Question

In the series LCR circuit, the voltmeter and ammeter readings are:

A) $V = 100\,V$, $I = 2\,A$
B) $V = 100\,V$, $I = 5\,A$
C) $V = 1000\,V$, $I = 2\,A$
D) $V = 300\,V$, $I = 1\,A$

Answer 1

Hint: In LCR circuit, if the resistor, inductor and capacitor is connected in series, then the voltmeter and ammeter readings can be determined by using the current and voltage formula. By using the voltage formula, the voltmeter reading can be determined, and by using the current formula the ammeter reading can be determined.

Formula used:
The expression for finding the reading of voltmeter is
$V = \sqrt {{V_R}^2 + {{\left( {{V_L} - {V_C}} \right)}^2}} $
Where, $V$ is the voltmeter reading, ${V_R}$ is the voltage across resistor, ${V_L}$ is the voltage across the inductor, ${V_C}$ is the voltage across the capacitor.
By ohm’s law,
$V = IR$
Where, $V$ is the voltage, $I$ is the current and $R$ is the resistance.

Complete step by step solution:
Given that,
Resistance, $R = 50\,\Omega $,
Voltage across inductor, ${V_L} = 400\,V$
Voltage across capacitor, ${V_C} = 400\,V$
Voltage across resistor, ${V_R} = 100\,V$
The expression for finding the reading of voltmeter is
$V = \sqrt {{V_R}^2 + {{\left( {{V_L} - {V_C}} \right)}^2}} \,.................\left( 1 \right)$
On substituting the voltage across inductor, capacitor and resistor in the above equation (1), then
$V = \sqrt {{{\left( {100} \right)}^2} + {{\left( {400 - 400} \right)}^2}} $
By simplifying the terms, then the above equation is written as,
$V = \sqrt {{{\left( {100} \right)}^2} + 0} $
The above equation is written as,
$V = \sqrt {{{\left( {100} \right)}^2}} $
In the above equation the square and the square root get cancel each other, then the above equation is written as,
$V = 100\,V$
Thus, the above equation shows the voltage reading shown by the voltmeter.
Now,
By using the ohm’s law,
$V = IR\,............\left( 2 \right)$
We have to find the current, so keep the current in one side and the other terms in other side, then the above equation is written as,
$I = \dfrac{V}{R}$
Now, substituting the voltage value and the resistance value in the above equation, then the above equation is written as,
$I = \dfrac{{100}}{{50}}$
On dividing, then
$I = 2\,A$
Thus, the above equation shows the current reading shown by the ammeter.

Hence, the option (A) is the correct answer.

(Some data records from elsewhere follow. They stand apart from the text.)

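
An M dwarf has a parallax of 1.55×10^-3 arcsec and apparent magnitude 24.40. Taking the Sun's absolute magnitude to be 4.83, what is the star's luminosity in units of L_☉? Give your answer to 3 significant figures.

L/L_☉ ≈ 6.18×10^-5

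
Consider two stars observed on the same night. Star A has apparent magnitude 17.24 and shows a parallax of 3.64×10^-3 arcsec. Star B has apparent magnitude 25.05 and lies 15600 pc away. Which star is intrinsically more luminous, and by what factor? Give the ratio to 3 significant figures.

Star B is more luminous, by a factor of 2.42.

Star A: d = 1/p = 1/3.64×10^-3″ = 274.7 pc
Star A: M = m − 5 log₁₀ d + 5 = 17.24 − 5·2.4389 + 5 = 10.046
Star B: M = m − 5 log₁₀ d + 5 = 25.05 − 5·4.1931 + 5 = 9.084
ΔM = M_A − M_B = 10.046 − (9.084) = 0.961; smaller M is more luminous → Star B.
L ratio = 10^(0.4 |ΔM|) = 10^0.384 = 2.424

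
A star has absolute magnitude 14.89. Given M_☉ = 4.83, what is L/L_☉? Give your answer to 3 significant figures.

M − M_☉ = 14.89 − 4.83 = 10.060
L/L_☉ = 10^(−0.4 (M − M_☉)) = 10^-4.024 = 9.462×10^-5

L/L_☉ ≈ 9.46×10^-5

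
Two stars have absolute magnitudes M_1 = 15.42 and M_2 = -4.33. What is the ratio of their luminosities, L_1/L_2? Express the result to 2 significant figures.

L_1/L_2 ≈ 1.3×10^-8

ΔM = M_1 − M_2 = 19.75
L_1/L_2 = 10^(−0.4 ΔM) = 10^-7.900 = 1.259×10^-8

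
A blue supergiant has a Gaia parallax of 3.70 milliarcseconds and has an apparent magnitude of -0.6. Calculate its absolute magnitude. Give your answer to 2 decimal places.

p = 3.70 mas = 3.70×10^-3″ → d = 1/p = 270.3 pc
5 log₁₀(d/10 pc) = 5 log₁₀(270.3) − 5 = 7.159
M = m − 5 log₁₀(d/10) = -0.6 − 7.159 = -7.759

M ≈ -7.76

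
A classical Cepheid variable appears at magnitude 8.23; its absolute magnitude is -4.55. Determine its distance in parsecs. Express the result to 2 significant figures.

d ≈ 3600 pc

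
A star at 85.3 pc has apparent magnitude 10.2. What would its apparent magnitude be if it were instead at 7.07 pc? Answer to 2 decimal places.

m ≈ 4.79

Flux ∝ 1/d², so Δm = 5 log₁₀(d₂/d₁) = 5 log₁₀(7.07/85.3) = -5.408
m₂ = m₁ + Δm = 10.2 + (-5.408) = 4.792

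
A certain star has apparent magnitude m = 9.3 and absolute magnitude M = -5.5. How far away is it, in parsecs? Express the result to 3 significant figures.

d ≈ 9120 pc

Distance modulus: m − M = 9.3 − (-5.5) = 14.800
m − M = 5 log₁₀ d − 5
log₁₀ d = (m − M)/5 + 1 = 3.9600
d = 10^3.9600 = 9120 pc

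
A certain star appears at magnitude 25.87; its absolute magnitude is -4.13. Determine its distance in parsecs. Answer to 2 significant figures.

d ≈ 1.0×10^7 pc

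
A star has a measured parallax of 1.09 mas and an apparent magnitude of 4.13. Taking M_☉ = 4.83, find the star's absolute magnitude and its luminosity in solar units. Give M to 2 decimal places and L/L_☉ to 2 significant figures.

M ≈ -5.68; L/L_☉ ≈ 16000

d = 1/p = 1000/1.09 mas = 917.4 pc
M = m − 5 log₁₀ d + 5 = 4.13 − 5·2.9626 + 5 = -5.683
M − M_☉ = -5.683 − 4.83 = -10.513
L/L_☉ = 10^(−0.4 × -10.513) = 16040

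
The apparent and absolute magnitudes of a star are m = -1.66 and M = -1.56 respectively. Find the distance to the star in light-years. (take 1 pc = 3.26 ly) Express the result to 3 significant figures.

d ≈ 31.1 ly

μ = m − M = -0.100
m − M = 5 log₁₀ d − 5
log₁₀ d = (m − M)/5 + 1 = 0.9800
d = 10^0.9800 = 9.550 pc
= 31.13 ly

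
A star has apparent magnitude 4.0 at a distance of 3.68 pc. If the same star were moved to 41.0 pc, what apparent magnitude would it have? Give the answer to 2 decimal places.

Flux ∝ 1/d², so Δm = 5 log₁₀(d₂/d₁) = 5 log₁₀(41.0/3.68) = 5.235
m₂ = m₁ + Δm = 4.0 + (5.235) = 9.235

m ≈ 9.23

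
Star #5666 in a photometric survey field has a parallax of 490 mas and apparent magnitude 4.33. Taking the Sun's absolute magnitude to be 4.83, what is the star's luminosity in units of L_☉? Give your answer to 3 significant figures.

d = 1/p = 1000/490 mas = 2.041 pc
M = m − 5 log₁₀ d + 5 = 4.33 − 5·0.3098 + 5 = 7.781
M − M_☉ = 7.781 − 4.83 = 2.951
L/L_☉ = 10^(−0.4 × 2.951) = 0.06601

L/L_☉ ≈ 0.0660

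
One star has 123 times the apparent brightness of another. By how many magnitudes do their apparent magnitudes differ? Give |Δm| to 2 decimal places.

|Δm| ≈ 5.22

Pogson: Δm = −2.5 log₁₀(ratio) = −2.5 log₁₀(123) = −2.5 × 2.0899 = -5.225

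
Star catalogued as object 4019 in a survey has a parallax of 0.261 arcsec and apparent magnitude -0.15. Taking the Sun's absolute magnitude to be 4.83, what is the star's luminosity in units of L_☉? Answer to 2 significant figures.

L/L_☉ ≈ 14

d = 1/p = 1/0.261″ = 3.831 pc
M = m − 5 log₁₀ d + 5 = -0.15 − 5·0.5834 + 5 = 1.933
M − M_☉ = 1.933 − 4.83 = -2.897
L/L_☉ = 10^(−0.4 × -2.897) = 14.41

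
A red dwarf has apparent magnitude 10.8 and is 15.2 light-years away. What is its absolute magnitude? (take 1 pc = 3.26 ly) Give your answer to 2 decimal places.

d = 15.2 ly / 3.26 = 4.663 pc
5 log₁₀(d/10 pc) = 5 log₁₀(4.663) − 5 = -1.657
M = m − 5 log₁₀(d/10) = 10.8 + 1.657 = 12.457

M ≈ 12.46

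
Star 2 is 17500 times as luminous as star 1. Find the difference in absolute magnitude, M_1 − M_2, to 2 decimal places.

Pogson: ΔM = −2.5 log₁₀(ratio) = −2.5 log₁₀(17500) = −2.5 × 4.2430 = -10.608
Star 2 is brighter so has the smaller magnitude: M_1 − M_2 is positive.

M_1 − M_2 ≈ 10.61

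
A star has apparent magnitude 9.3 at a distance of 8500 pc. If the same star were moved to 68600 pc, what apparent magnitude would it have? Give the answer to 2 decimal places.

m ≈ 13.83

Flux ∝ 1/d², so Δm = 5 log₁₀(d₂/d₁) = 5 log₁₀(68600/8500) = 4.535
m₂ = m₁ + Δm = 9.3 + (4.535) = 13.835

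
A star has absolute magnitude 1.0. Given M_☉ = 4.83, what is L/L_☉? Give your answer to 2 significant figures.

M − M_☉ = 1.0 − 4.83 = -3.830
L/L_☉ = 10^(−0.4 (M − M_☉)) = 10^1.532 = 34.04

L/L_☉ ≈ 34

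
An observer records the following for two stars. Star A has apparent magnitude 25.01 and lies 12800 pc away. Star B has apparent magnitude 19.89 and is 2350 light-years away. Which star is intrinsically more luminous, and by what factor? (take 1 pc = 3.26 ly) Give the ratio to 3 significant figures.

Star A is more luminous, by a factor of 2.82.

Star A: M = m − 5 log₁₀ d + 5 = 25.01 − 5·4.1072 + 5 = 9.474
Star B: d = 2350 ly / 3.26 = 720.9 pc
Star B: M = m − 5 log₁₀ d + 5 = 19.89 − 5·2.8579 + 5 = 10.601
ΔM = M_A − M_B = 9.474 − (10.601) = -1.127; smaller M is more luminous → Star A.
L ratio = 10^(0.4 |ΔM|) = 10^0.451 = 2.823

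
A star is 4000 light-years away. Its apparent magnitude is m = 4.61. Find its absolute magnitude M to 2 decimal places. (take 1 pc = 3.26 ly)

M ≈ -5.83

d = 4000 ly / 3.26 = 1227 pc
5 log₁₀(d/10 pc) = 5 log₁₀(1227) − 5 = 10.444
M = m − 5 log₁₀(d/10) = 4.61 − 10.444 = -5.834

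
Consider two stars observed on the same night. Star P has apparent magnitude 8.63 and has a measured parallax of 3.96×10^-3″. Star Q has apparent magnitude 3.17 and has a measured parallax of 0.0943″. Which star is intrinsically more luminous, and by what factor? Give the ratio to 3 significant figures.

Star P: d = 1/p = 1/3.96×10^-3″ = 252.5 pc
Star P: M = m − 5 log₁₀ d + 5 = 8.63 − 5·2.4023 + 5 = 1.618
Star Q: d = 1/p = 1/0.0943″ = 10.60 pc
Star Q: M = m − 5 log₁₀ d + 5 = 3.17 − 5·1.0255 + 5 = 3.043
ΔM = M_P − M_Q = 1.618 − (3.043) = -1.424; smaller M is more luminous → Star P.
L ratio = 10^(0.4 |ΔM|) = 10^0.570 = 3.712

Star P is more luminous, by a factor of 3.71.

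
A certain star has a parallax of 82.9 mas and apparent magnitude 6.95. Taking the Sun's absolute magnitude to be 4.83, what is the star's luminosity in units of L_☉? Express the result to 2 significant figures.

L/L_☉ ≈ 0.21

d = 1/p = 1000/82.9 mas = 12.06 pc
M = m − 5 log₁₀ d + 5 = 6.95 − 5·1.0814 + 5 = 6.543
M − M_☉ = 6.543 − 4.83 = 1.713
L/L_☉ = 10^(−0.4 × 1.713) = 0.2065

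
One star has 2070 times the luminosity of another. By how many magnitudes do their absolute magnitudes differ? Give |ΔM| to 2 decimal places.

Pogson: ΔM = −2.5 log₁₀(ratio) = −2.5 log₁₀(2070) = −2.5 × 3.3160 = -8.290

|ΔM| ≈ 8.29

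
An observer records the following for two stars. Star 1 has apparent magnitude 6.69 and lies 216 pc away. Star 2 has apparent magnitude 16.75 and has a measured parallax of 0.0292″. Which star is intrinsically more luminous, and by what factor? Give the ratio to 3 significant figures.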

Note: The voltage across the inductor and capacitor is same, by subtracting these terms it will become zero, in equation (2), the voltage value substituted is the applied potential difference to the LCR circuit and it is mentioned in the circuit diagram. Then by substituting, the current reading shown by ammeter is determined.